A little while ago, Doug Cornelius posted a review of Groundswell. At the time, I looked at the book and the authors’ blog;* I wasn’t tempted to buy it, but something looked familiar. When a colleague recommended the book to me today, I took another look and realised where the resonance was: the Cluetrain Manifesto.
I remember when the Cluetrain Manifesto was all the rage. Nine years ago, I was working in a University, and was part of the group trying to plan for or avoid Y2K meltdown. For both those reasons, the significance of the Cluetrain passed me by at the time. Looking back at it recently, it made much more sense, and chimed with some of the things I think we should be doing (as part of KM or otherwise).
I wondered whether the Groundswell editors referred to Cluetrain. I still don’t know if they do so in the book itself, but Josh Bernoff has written a number of related posts in their blog. One of them (“Corporate social technology strategy, Purists, and Corporatists — why companies CAN participate“) is particularly insightful.
On the one side are the folks who say, “The social world is an emergent phenomenon generated by people connecting.” The original Cluetrain Manifesto rails against many aspects of the corporate world and basically posits that the right way for companies to get involved is for people inside those companies to connect to their customers. … For shorthand, let’s call these folks the Purists.
On the other side are companies who are looking at the social Internet and saying “how can we exploit this to do what we already do — PR and advertising, for example?” PR and advertising are mostly one-way, broadcast type communications, and these folks continue to try to adapt those one-way modes of thinking in the two-way, read-write world of social computing. I’ll caricature these folks as the Corporatists.
I’m here to stand up and proudly say, Purists and Corporatists, you’re both wrong.
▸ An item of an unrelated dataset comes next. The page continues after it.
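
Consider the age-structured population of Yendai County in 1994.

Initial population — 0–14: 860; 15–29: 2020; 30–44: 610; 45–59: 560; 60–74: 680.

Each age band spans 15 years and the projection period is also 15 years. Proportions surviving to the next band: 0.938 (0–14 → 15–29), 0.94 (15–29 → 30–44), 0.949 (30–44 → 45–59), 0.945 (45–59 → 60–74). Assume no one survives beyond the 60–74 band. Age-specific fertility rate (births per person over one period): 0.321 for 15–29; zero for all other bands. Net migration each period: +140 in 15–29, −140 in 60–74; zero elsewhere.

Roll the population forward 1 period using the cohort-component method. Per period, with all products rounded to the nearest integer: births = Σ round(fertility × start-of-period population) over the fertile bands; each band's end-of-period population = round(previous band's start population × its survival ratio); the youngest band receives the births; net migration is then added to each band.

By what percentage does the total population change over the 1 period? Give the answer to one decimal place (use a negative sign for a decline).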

Josh then goes on to provide reasons why they are both right. Then he gets to the heart of the matter:
As a corporate staffer, you have no business in the groundswell unless you know what you are trying to do there. You could be trying to increase awareness, generate word of mouth, surface leads, save on support costs, on tap into innovation. But regardless, no corporate activity should go forward without a measurable goal, and this is no different.
Looking back at the Cluetrain Manifesto, and at the list of case studies in Groundswell, I wonder what the typical law firm view would be. There is a clear bias in both publications towards examination of relationships between businesses and individual consumers. That is not to say that B2B relationships do not involve individuals, but those relationships are already conducted on a different level (in professional services firms, at least).
The first of the Cluetrain Manifesto’s 95 theses is:
Markets are conversations.
As far as I can tell, professional services cannot be provided effectively without conversations. However, this is often only true at the point of delivery. Looking at law firm newsletters, for example, we might reasonably conclude that firms have no interest in conversing with their clients. Adding that attitude to lawyers’ professional risk aversion, it is not surprising that very few firms have ventured into public engagement with their markets in the way that the authors of the Cluetrain Manifesto or Groundswell might suggest.
* Coincidentally, it is Charlene Li’s last day at Forrester today. I don’t know whether the blog will survive her departure.